De entre todos os estilos e regiões existentes, o que se encontra mais bem representado são os vinhos de Champagne, anunciado de modo a cobrir a gama de preços, cores e feitios, com referências de todas, ou quase todas as principais marcas, incluindo alguns nomes de culto menos afamados… mas igualmente notáveis! Os espumantes espanhóis e italianos estão igualmente bem representados, em disponibilidade e gama de preços, embora se encontre um menor grau de sofisticação e variedade de rótulos.

Os vinhos brancos, esses, não estão tão bem representados como os de Champagne, mas, apesar da dificuldade, podemos encontrar alguns argumentos tentadores, sobretudo de França, Alemanha e Nova Zelândia. A escolha é muito mais dilatada e plural nos vinhos tintos com propostas razoáveis em todos os segmentos, incluindo países como Espanha, França e Itália e, embora com menos assiduidade, da Austrália, África do Sul, América do Norte, Chile e Argentina. Os restantes países produtores sofrem de uma distribuição muito irregular e de uma disponibilidade tão reduzida que na prática os torna quase inexistentes.

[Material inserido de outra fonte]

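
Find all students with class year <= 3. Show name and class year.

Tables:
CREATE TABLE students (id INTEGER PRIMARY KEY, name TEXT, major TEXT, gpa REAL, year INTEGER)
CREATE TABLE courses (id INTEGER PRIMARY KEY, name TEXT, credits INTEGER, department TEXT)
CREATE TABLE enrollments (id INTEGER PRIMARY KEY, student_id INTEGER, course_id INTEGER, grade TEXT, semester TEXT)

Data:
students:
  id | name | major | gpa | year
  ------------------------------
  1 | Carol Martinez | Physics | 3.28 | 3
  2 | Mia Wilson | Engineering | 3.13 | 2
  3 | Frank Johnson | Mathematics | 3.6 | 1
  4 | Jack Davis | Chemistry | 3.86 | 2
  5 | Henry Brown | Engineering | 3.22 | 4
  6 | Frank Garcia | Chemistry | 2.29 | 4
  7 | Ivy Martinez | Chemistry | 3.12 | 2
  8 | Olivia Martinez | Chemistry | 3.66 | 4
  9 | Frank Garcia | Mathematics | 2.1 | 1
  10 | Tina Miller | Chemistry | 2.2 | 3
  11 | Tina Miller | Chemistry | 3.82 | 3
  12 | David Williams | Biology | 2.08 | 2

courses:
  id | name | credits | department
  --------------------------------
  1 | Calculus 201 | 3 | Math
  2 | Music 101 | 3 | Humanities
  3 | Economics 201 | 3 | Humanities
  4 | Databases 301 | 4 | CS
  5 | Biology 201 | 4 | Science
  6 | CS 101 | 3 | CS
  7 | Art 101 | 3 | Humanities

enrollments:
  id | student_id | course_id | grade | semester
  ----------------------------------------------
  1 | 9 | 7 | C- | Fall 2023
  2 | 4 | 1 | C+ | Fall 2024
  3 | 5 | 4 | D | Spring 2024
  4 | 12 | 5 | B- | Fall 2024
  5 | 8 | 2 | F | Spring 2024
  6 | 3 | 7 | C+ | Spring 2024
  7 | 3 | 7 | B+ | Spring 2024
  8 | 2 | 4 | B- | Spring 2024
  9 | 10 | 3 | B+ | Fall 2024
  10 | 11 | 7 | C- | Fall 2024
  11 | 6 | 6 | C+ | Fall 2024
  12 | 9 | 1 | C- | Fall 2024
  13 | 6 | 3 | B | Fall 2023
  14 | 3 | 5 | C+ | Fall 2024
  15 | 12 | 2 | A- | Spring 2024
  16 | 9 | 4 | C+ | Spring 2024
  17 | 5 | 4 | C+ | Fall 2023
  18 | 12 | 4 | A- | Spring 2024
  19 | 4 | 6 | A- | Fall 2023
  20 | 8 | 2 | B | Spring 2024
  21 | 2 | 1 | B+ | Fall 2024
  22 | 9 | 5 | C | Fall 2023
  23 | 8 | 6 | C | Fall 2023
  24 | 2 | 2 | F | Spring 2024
SELECT name, year FROM students WHERE year <= 3

Execution result:
name | year
Carol Martinez | 3
Mia Wilson | 2
Frank Johnson | 1
Jack Davis | 2
Ivy Martinez | 2
Frank Garcia | 1
Tina Miller | 3
Tina Miller | 3
David Williams | 2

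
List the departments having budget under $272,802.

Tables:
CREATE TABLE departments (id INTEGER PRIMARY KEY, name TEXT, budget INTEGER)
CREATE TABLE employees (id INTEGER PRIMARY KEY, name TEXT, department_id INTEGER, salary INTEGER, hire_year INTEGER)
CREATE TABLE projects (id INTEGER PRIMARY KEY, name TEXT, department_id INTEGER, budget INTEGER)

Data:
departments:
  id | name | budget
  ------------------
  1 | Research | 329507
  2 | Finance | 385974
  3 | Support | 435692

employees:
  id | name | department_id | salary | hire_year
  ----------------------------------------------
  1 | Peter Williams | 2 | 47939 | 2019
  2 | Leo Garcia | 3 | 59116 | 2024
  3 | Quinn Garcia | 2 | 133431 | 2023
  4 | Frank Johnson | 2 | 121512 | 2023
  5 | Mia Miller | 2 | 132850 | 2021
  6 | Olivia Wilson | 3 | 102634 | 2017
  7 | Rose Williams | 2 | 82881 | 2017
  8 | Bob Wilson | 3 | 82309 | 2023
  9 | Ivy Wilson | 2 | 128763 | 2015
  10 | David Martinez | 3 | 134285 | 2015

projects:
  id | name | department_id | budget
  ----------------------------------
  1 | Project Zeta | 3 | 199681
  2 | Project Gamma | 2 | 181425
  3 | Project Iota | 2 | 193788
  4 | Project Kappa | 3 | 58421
SELECT name, budget FROM departments WHERE budget < 272802

Execution result:
(no rows)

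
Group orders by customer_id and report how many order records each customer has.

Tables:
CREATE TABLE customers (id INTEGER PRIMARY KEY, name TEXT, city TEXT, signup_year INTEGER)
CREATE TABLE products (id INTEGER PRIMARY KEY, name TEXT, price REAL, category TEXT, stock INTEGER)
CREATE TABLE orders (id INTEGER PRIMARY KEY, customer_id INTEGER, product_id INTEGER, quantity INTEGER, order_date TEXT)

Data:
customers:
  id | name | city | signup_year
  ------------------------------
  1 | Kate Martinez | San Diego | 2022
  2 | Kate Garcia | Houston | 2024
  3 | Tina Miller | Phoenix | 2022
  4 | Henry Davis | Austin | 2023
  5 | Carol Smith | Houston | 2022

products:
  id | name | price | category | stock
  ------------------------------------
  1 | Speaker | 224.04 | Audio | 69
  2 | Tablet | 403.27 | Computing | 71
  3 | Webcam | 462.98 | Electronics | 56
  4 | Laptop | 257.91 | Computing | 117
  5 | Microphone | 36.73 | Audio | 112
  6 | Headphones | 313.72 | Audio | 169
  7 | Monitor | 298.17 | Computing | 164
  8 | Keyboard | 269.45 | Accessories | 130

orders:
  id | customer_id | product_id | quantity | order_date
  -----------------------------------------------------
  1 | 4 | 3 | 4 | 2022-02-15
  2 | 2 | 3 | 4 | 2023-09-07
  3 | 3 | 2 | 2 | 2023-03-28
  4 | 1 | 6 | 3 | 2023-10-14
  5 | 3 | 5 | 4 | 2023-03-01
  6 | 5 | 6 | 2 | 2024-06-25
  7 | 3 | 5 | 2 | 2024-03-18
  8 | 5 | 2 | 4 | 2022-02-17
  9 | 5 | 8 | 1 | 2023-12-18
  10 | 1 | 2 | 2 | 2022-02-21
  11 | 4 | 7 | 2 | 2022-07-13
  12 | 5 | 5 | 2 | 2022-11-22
SELECT customer_id, COUNT(*) AS order_count FROM orders GROUP BY customer_id

Execution result:
customer_id | order_count
1 | 2
2 | 1
3 | 3
4 | 2
5 | 4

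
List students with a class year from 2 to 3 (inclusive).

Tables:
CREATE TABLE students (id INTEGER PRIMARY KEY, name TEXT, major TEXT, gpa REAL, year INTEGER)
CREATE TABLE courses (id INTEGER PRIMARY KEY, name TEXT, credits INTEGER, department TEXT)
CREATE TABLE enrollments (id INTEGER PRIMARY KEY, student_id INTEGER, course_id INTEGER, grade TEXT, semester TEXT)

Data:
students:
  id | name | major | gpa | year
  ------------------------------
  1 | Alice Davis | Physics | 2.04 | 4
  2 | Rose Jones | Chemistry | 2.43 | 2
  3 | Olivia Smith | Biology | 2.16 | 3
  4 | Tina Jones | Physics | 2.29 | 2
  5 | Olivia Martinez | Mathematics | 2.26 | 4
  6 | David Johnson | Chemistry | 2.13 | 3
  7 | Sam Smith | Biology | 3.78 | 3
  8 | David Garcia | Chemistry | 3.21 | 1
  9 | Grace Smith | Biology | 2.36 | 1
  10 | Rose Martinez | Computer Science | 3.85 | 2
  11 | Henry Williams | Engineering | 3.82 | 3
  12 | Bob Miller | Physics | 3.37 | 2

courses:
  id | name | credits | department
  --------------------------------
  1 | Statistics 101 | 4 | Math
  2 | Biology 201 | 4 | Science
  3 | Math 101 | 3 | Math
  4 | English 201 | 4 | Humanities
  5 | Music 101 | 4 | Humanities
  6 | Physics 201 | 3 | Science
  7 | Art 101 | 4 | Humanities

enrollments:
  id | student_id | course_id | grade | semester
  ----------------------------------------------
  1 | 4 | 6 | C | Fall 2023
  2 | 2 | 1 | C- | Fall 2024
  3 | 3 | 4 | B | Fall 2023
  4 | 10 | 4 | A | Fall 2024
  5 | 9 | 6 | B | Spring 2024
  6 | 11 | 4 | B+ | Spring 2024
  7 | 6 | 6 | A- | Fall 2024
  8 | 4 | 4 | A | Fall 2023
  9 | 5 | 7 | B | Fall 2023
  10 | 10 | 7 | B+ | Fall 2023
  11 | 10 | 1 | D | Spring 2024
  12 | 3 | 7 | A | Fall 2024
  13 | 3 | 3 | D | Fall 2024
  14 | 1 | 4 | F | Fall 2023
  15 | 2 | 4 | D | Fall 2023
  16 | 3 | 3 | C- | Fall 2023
SELECT name, year FROM students WHERE year BETWEEN 2 AND 3

Execution result:
name | year
Rose Jones | 2
Olivia Smith | 3
Tina Jones | 2
David Johnson | 3
Sam Smith | 3
Rose Martinez | 2
Henry Williams | 3
Bob Miller | 2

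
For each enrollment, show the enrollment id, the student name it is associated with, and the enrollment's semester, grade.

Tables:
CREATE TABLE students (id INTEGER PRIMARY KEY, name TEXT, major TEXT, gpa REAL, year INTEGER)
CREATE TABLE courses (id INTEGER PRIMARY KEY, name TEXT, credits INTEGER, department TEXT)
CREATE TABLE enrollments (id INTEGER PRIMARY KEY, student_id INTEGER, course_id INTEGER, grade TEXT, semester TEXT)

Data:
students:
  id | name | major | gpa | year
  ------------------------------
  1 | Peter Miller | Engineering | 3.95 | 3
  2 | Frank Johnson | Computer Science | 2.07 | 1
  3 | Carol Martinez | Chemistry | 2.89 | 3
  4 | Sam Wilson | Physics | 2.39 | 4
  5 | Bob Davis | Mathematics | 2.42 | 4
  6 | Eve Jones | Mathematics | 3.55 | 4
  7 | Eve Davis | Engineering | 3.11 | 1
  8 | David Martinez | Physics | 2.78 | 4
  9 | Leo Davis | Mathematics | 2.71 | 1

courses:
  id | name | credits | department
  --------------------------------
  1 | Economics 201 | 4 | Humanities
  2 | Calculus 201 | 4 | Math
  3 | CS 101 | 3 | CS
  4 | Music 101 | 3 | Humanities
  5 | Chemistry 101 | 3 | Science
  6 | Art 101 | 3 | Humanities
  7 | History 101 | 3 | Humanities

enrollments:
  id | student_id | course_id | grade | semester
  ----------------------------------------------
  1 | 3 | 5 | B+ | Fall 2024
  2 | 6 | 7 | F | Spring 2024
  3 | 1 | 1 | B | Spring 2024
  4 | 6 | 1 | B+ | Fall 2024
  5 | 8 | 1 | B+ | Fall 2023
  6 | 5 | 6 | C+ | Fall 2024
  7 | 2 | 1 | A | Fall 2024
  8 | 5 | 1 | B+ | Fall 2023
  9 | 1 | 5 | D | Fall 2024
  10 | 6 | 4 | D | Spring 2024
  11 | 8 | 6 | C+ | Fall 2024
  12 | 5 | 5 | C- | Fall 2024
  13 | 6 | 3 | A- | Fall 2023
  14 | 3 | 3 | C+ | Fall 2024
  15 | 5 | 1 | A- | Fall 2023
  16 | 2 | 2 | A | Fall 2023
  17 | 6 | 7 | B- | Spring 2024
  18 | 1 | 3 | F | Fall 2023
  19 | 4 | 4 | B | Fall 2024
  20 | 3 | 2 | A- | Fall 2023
SELECT c.id, p.name AS student, c.semester, c.grade FROM enrollments c JOIN students p ON c.student_id = p.id

Execution result:
id | student | semester | grade
1 | Carol Martinez | Fall 2024 | B+
2 | Eve Jones | Spring 2024 | F
3 | Peter Miller | Spring 2024 | B
4 | Eve Jones | Fall 2024 | B+
5 | David Martinez | Fall 2023 | B+
6 | Bob Davis | Fall 2024 | C+
7 | Frank Johnson | Fall 2024 | A
8 | Bob Davis | Fall 2023 | B+
9 | Peter Miller | Fall 2024 | D
10 | Eve Jones | Spring 2024 | D
11 | David Martinez | Fall 2024 | C+
12 | Bob Davis | Fall 2024 | C-
13 | Eve Jones | Fall 2023 | A-
14 | Carol Martinez | Fall 2024 | C+
15 | Bob Davis | Fall 2023 | A-
16 | Frank Johnson | Fall 2023 | A
17 | Eve Jones | Spring 2024 | B-
18 | Peter Miller | Fall 2023 | F
19 | Sam Wilson | Fall 2024 | B
20 | Carol Martinez | Fall 2023 | A-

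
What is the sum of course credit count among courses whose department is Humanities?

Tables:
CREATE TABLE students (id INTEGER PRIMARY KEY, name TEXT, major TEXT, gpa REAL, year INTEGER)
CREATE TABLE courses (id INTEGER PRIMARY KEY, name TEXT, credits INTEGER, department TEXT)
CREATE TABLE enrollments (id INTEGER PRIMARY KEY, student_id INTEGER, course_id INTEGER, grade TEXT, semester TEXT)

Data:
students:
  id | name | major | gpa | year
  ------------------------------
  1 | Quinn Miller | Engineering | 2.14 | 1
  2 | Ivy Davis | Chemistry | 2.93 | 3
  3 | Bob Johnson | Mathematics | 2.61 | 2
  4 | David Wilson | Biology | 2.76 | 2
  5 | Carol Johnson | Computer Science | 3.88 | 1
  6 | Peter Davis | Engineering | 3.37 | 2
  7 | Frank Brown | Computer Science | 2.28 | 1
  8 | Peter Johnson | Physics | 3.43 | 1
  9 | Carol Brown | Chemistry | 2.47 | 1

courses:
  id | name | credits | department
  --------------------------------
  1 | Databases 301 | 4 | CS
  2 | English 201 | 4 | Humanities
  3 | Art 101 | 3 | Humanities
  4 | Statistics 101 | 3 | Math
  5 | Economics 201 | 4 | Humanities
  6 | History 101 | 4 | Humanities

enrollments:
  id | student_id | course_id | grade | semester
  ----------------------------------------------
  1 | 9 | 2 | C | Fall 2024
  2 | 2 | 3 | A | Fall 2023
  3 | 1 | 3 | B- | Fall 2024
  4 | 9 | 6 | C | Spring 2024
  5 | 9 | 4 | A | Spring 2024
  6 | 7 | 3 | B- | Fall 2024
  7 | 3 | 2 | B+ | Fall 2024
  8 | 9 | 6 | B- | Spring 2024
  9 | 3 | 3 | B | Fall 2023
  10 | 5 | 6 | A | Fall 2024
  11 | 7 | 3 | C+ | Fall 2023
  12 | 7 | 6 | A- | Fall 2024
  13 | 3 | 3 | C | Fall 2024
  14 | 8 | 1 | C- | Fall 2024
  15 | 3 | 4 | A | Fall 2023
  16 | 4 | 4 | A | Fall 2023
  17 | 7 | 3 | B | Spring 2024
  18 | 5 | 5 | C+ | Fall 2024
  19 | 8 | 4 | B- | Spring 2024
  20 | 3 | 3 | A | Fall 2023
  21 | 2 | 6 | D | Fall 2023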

Sim, os vinhos estrangeiros serão sempre um mercado de nicho, um sector liliputiano reservado a um grupo muito restrito de apreciadores que gosta de procurar novas experiências. Podem ser bons e terríveis, sensaborões ou entusiasmantes. Podem ser apenas mais um vinho ou representar uma experiência nova e deslumbrante. Mas serão muito provavelmente diferentes, educativos e esclarecedores da riqueza nacional e internacional. Tem coragem para arriscar?